Ruth Rocha: "Aos meus netos, ensinei com o convívio, o carinho e com pouca chateação"

Um dos maiores nomes da literatura infantil brasileira fala sobre a relação com os avós, que cultivaram seu amor pelas histórias, e os netos, que viraram seus personagens

Isabelle Moreira Lima 23 de Julho de 2023

Ruth Rocha: “Aos meus netos, ensinei com o convívio, o carinho e com pouca chateação”

Isabelle Moreira Lima 23 de Julho de 2023
Divulgação

Um dos maiores nomes da literatura infantil brasileira fala sobre a relação com os avós, que cultivaram seu amor pelas histórias, e os netos, que viraram seus personagens

Da mãe, a escritora Ruth Rocha ouviu as primeiras histórias de que lembra, anedotas de família. Mas foi o avô Ioiô que incendiou sua cabeça com os contos mais maravilhosos e impressionantes dos grandes autores da literatura infantil. Pela narração engenhosa do avô baiano, os contos dos irmãos Grimm, de Hans Christian Andersen, de Charles Perrault, eram adaptados ao universo popular brasileiro.

Formada em Ciências Políticas e Sociais pela Escola de Sociologia e Política de São Paulo, Rocha foi orientadora educacional do Colégio Rio Branco e escrevia sobre educação para a revista Claudia. Até que recebeu o desafio de uma amiga, que a trancou em uma sala e disse que ela só sairia dali com uma história pronta. Foi assim que saiu a primeira, a dos borboletas “Romeu e Julieta”, que têm cores diferentes e vivem de forma monocromática, mas querem sair por aí buscando cenários mais coloridos.

Em 1976, publicou seu primeiro livro, “Palavras, Muitas Palavras” (Salamandra, 2013), e desde então não parou mais, hoje sua obra já contempla mais de 250 títulos. Neste mês, vê a primeira adaptação de suas histórias para a TV, a do livro “Marcelo, Marmelo, Martelo” (Salamandra, 2011), o maior sucesso de sua carreira. No livro, um menino curioso e inventivo troca o nome das coisas: leite vira suco de vaca, colher vira mexedor, o cachorro é o latildo. Assim como Marcelo, Rocha criou outros personagens emblemáticos como o reizinho mandão, o camaleão que vivia mudando de cor, o ventinho que é amigo das crianças e espanta a chuva.

As primeiras histórias foram escritas com a filha Mariana na cabeça.
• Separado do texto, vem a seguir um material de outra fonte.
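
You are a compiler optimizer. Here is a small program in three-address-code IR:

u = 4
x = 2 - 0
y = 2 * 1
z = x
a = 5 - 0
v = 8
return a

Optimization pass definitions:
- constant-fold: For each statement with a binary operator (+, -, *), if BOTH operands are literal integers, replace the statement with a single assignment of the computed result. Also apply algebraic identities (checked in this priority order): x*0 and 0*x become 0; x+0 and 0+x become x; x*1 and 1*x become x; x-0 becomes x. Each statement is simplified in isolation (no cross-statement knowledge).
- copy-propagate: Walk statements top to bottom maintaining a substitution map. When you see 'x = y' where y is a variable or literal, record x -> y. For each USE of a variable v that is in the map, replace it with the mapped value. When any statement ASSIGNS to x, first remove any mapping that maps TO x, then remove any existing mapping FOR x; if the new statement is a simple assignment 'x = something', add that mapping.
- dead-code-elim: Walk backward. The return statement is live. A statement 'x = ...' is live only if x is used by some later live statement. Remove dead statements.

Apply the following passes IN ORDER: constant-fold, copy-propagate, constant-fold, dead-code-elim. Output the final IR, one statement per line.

Answer: return 5

Derivation:
Initial IR:
  u = 4
  x = 2 - 0
  y = 2 * 1
  z = x
  a = 5 - 0
  v = 8
  return a
After constant-fold (7 stmts):
  u = 4
  x = 2
  y = 2
  z = x
  a = 5
  v = 8
  return a
After copy-propagate (7 stmts):
  u = 4
  x = 2
  y = 2
  z = 2
  a = 5
  v = 8
  return 5
After constant-fold (7 stmts):
  u = 4
  x = 2
  y = 2
  z = 2
  a = 5
  v = 8
  return 5
After dead-code-elim (1 stmts):
  return 5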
Depois, foram os netos que viraram personagens: há um série de livrinhos em que os irmãos Pedro e Miguel são dois tatuzinhos — o livro foi originalmente ilustrados por Eduardo Rocha, que foi casado com Ruth durante 56 anos. E nem a avó dela escapou dessa. Em “A Cinderela das Bonecas” (Salamandra, 2011), vovó Neném é o maior sucesso da criançada, porque faz doces, inventa brincadeiras e conta histórias incríveis, misturando todos os personagens de diferentes histórias.

Aos 92 anos, na conversa que você lê abaixo, Ruth Rocha falou sobre o poder das histórias na relação entre avós e netos, sobre o que aprendeu com seus avós e ensinou aos seus netos — com amor e “pouca chateação” — e o que significa para ela ser avó: “Ser avó é uma coisa maravilhosa; é ser mãe com açúcar. Mas eu ser a avó dos meus netos foi maravilhoso”.
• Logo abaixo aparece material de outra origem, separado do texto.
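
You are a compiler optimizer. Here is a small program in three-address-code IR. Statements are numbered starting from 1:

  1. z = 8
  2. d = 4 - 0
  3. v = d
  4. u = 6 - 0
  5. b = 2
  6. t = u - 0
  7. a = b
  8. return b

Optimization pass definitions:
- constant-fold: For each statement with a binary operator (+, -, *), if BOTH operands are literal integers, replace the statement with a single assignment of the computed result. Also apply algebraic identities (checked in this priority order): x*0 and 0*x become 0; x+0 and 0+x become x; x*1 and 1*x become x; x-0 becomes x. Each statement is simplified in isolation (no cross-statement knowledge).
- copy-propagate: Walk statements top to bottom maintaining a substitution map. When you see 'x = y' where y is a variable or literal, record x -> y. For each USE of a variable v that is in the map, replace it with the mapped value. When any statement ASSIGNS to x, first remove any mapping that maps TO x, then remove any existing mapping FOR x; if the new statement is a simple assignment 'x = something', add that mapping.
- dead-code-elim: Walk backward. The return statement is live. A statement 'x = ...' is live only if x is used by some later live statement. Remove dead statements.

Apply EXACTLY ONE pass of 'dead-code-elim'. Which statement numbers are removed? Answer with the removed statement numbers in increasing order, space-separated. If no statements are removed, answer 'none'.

Backward liveness scan:
Stmt 1 'z = 8': DEAD (z not in live set [])
Stmt 2 'd = 4 - 0': DEAD (d not in live set [])
Stmt 3 'v = d': DEAD (v not in live set [])
Stmt 4 'u = 6 - 0': DEAD (u not in live set [])
Stmt 5 'b = 2': KEEP (b is live); live-in = []
Stmt 6 't = u - 0': DEAD (t not in live set ['b'])
Stmt 7 'a = b': DEAD (a not in live set ['b'])
Stmt 8 'return b': KEEP (return); live-in = ['b']
Removed statement numbers: [1, 2, 3, 4, 6, 7]
Surviving IR:
  b = 2
  return b

Answer: 1 2 3 4 6 7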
Toda história infantil conta um modo de viver. Ao ler, a criança aprende o modo de viver e de olhar a vida também

  • G |Seu avô Ioiô foi o primeiro a lhe contar os contos clássicos. Depois, a senhora teve dois netos que viraram até personagens das suas histórias. Qual a importância dos livros e das histórias para a relação entre avós e netos?

    Ruth Rocha |

    Tem muita coisa que é importante na relação entre avós e netos. As histórias são importantes, mas não são a coisa mais fundamental, tanto que tem muita avó que não sabe contar histórias. A minha relação com meu avô foi muito enriquecida pelas histórias que ele contava. Ele contava histórias muito bem, ele editava as histórias, sabia contar. Então, foi uma felicidade ter aquele avô que me contava histórias, eu gostava muito. Com meus netos, também tenho uma relação muito boa. Acredito até que a minha relação com eles é derivada da minha relação com a minha filha, com quem tenho uma relação muito boa. Foi sempre muito gostoso. Eu tenho uma coisa que eu não me meto na vida de ninguém. Sempre me dei muito bem com a minha filha e com os dois genros que ela me deu. É muito chato a avó que quer educar os filhos dos outros. Eu não acho que minha filha e meu genro tenham educado meus netos de maneira diferente do que eu faria. Eles têm mais ou menos o mesmo jeito que eu. Meus netos gostam muito de mim e a nossa relação é maravilhosa. E eu conto histórias para eles há anos e anos, né? Essa relação é muito rica tanto nas histórias, como na convivência.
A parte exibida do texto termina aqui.